Depending upon the severity of clinical disease, patients may require extensive supportive care and hospitalization, with the worst cases requiring renal replacement therapy (dialysis). Doxycycline is the antibiotic of choice to terminate both the leptospiremic and carrier states. The recommended dose is 5mg/kg every 12 hours for 2 weeks. Alternatively, in patients that cannot tolerate doxycycline in the early phases of treatment due to nausea or vomiting or for whom the cost of injectable doxycycline is prohibitive, ampicillin may be given intravenously to terminate the leptospiremic state. Penicillins do not, however, eliminate the carrier state, so they must be followed by a 2 week course of doxycycline for this purpose.
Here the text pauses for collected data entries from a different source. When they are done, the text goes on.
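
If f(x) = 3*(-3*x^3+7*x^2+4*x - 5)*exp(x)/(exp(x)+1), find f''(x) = (9*x^3*exp(2*x) - 9*x^3*exp(x) - 75*x^2*exp(2*x) - 33*x^2*exp(x) - 54*x*exp(3*x) - 36*x*exp(2*x) + 42*x*exp(x) + 42*exp(3*x) + 123*exp(2*x) + 51*exp(x))/(exp(3*x) + 3*exp(2*x) + 3*exp(x) + 1)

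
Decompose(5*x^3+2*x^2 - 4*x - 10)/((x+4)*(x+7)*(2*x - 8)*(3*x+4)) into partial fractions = 175/(2176*(3*x + 4)) + 533/(374*(x + 7)) - 47/(64*(x + 4)) + 163/(1408*(x - 4))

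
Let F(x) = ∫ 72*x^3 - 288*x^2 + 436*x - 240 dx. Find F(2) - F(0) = -88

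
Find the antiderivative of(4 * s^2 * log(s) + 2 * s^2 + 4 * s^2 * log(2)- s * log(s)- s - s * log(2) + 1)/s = (2*s^2 - s + 1)*log(2*s) + C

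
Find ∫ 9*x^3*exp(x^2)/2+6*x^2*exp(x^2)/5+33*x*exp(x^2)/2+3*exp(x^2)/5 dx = 3*(15*x^2 + 4*x + 40)*exp(x^2)/20 + C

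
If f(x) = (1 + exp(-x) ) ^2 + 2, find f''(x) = (2*exp(x) + 4)*exp(-2*x)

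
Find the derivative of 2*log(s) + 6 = 2/s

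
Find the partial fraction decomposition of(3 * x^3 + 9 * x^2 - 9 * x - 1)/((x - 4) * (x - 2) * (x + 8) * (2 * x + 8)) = 889/(960*(x + 8)) - 13/(384*(x + 4)) - 41/(240*(x - 2)) + 299/(384*(x - 4))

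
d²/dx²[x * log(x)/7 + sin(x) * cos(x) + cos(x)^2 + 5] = (-14*sqrt(2)*x*sin(2*x + pi/4) + 1)/(7*x)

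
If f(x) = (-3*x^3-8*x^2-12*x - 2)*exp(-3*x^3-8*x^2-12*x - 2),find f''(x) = (-243*x^7 - 1512*x^6 - 4692*x^5 - 8330*x^4 - 8976*x^3 - 5416*x^2 - 1518*x + 16)*exp(-3*x^3 - 8*x^2 - 12*x - 2)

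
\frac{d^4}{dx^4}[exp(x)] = exp(x)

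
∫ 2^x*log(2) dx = 2^x + C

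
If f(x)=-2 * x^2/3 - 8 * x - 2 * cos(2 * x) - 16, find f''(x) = 8*cos(2*x) - 4/3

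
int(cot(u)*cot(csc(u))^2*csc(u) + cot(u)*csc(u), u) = cot(csc(u)) + C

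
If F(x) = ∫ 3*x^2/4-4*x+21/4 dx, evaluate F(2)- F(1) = 1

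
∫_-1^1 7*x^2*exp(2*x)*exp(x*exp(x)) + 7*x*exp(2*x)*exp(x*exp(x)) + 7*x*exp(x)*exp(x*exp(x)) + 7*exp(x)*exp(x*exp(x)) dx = 7*exp(-1 - exp(-1)) + 7*exp(1 + E)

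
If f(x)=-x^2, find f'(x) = -2*x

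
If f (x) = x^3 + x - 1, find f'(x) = 3*x^2 + 1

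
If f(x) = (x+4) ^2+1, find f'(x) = 2*x + 8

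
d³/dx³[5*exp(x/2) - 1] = 5*exp(x/2)/8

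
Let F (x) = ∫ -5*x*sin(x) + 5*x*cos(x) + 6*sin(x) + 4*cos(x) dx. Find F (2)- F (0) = 9*cos(2) + 1 + 9*sin(2)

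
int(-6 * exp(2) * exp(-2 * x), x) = 3*exp(2 - 2*x) + C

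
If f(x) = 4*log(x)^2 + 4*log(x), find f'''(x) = (16*log(x) - 16)/x^3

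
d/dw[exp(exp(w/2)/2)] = exp(w/2 + exp(w/2)/2)/4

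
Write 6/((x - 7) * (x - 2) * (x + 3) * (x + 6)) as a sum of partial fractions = -1/(52*(x + 6)) + 1/(25*(x + 3)) - 3/(100*(x - 2)) + 3/(325*(x - 7))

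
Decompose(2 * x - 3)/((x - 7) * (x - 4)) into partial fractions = -5/(3*(x - 4)) + 11/(3*(x - 7))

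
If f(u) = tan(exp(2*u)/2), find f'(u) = exp(2*u)/cos(exp(2*u)/2)^2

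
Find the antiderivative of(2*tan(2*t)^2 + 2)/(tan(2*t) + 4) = log(tan(2*t) + 4) + C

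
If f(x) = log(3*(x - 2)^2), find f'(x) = 2/(x - 2)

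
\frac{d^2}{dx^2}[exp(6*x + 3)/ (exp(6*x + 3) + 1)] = (36*exp(6*x + 3) - 36*exp(12*x + 6))/(exp(9)*exp(18*x) + 3*exp(6)*exp(12*x) + 3*exp(3)*exp(6*x) + 1)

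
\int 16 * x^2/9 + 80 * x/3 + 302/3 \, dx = 16*x^3/27 + 40*x^2/3 + 302*x/3 + C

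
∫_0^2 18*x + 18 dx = 72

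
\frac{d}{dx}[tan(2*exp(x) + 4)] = 2*exp(x)*tan(2*exp(x) + 4)^2 + 2*exp(x)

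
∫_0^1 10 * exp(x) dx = -10 + 10*E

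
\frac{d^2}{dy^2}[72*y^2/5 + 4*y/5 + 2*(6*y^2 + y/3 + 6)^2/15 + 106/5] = 288*y^2/5 + 16*y/5 + 6484/135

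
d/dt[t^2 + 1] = 2*t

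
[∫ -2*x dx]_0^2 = -4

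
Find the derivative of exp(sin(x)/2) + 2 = exp(sin(x)/2)*cos(x)/2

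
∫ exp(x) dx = exp(x) + C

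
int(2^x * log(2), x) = 2^x + C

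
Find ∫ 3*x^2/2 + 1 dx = x^3/2 + x + C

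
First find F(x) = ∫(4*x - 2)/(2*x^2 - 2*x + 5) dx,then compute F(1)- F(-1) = -log(9) + log(5)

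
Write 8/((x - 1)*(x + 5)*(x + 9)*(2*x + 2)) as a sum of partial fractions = -1/(80*(x + 9)) + 1/(24*(x + 5)) - 1/(16*(x + 1)) + 1/(30*(x - 1))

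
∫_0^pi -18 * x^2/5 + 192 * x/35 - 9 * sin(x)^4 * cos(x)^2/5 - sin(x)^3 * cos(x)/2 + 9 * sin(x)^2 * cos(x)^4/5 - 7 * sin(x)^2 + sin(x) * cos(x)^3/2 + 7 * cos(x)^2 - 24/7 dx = -18 + (6 - 2*pi)*(3*pi/7 + 3 + 3*pi^2/5)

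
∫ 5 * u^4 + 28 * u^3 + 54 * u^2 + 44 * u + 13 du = u^5 + 7*u^4 + 18*u^3 + 22*u^2 + 13*u + C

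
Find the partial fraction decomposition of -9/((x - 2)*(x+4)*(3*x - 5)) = 81/(17*(3*x - 5)) - 3/(34*(x + 4)) - 3/(2*(x - 2))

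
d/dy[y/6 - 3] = 1/6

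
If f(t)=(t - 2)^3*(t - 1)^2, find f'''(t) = 60*t^2 - 192*t + 150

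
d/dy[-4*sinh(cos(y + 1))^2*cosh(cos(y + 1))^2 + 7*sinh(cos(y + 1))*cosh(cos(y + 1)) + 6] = (2*sinh(4*cos(y + 1)) - 7*cosh(2*cos(y + 1)))*sin(y + 1)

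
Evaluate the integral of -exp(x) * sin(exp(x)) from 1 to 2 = cos(exp(2)) - cos(E)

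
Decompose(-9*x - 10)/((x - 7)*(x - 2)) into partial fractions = 28/(5*(x - 2)) - 73/(5*(x - 7))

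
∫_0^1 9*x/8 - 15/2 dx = -111/16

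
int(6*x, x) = 3*x^2 + C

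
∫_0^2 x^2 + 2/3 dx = 4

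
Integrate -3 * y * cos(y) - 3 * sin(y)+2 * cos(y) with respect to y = (2 - 3*y)*sin(y) + C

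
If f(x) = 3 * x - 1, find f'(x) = 3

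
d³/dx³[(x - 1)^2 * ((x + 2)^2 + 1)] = 24*x + 12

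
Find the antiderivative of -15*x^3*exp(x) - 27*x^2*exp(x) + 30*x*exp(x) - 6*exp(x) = 3*x*(-5*x^2 + 6*x - 2)*exp(x) + C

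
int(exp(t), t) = exp(t) + C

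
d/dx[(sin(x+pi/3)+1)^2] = 2*cos(x + pi/3) + cos(2*x + pi/6)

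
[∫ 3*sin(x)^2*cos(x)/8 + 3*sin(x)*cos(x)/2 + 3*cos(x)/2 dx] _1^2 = -(sin(1)/2 + 1)^3 + (sin(2)/2 + 1)^3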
The overall prognosis for leptospirosis is good with early and aggressive therapy with reported survival around 80% including patients treated with dialysis. Patients that develop LPHS (leptospiral pulmonary hemorrhage syndrome) have a significantly worse prognosis with around 50-60% survival. It is important to discuss the zoonotic potential of leptospirosis with the guardians of any dog with a suspected infection. Though it is not a common disease in people, they should still discuss it with their physician.
1. Leptospirosis most commonly results in kidney and/or liver injury and acute kidney injury (AKI) is the most common presentation, seen in 80-90% of infected dogs. Signs can range from polyuria/polydipsia without azotemia to anuric renal failure. Acute liver disease can occur with or without AKI, although the former is more likely.
2. With respect to PCR testing, blood PCR is most likely to be positive in the first week of infection, whereas, urine PCR is more likely to be positive beyond the first week.
3. MAT testing must be interpreted with caution. It may be negative in the first week of infection. Additionally, vaccines are capable of producing high titers, false positives may occur in vaccinated animals. MAT also cannot be used to predict the infecting serogroup and there is no consensus for what titer level should be used as a cut-off for a positive or negative result.
4. Doxycycline is the antibiotic of choice to terminate both the leptospiremic and carrier states. Ampicillin may be given intravenously to terminate the leptospiremic state but must be followed with doxycycline to resolve the carrier state.
5. The overall prognosis for leptospirosis is good with early and aggressive therapy with reported survival around 80%.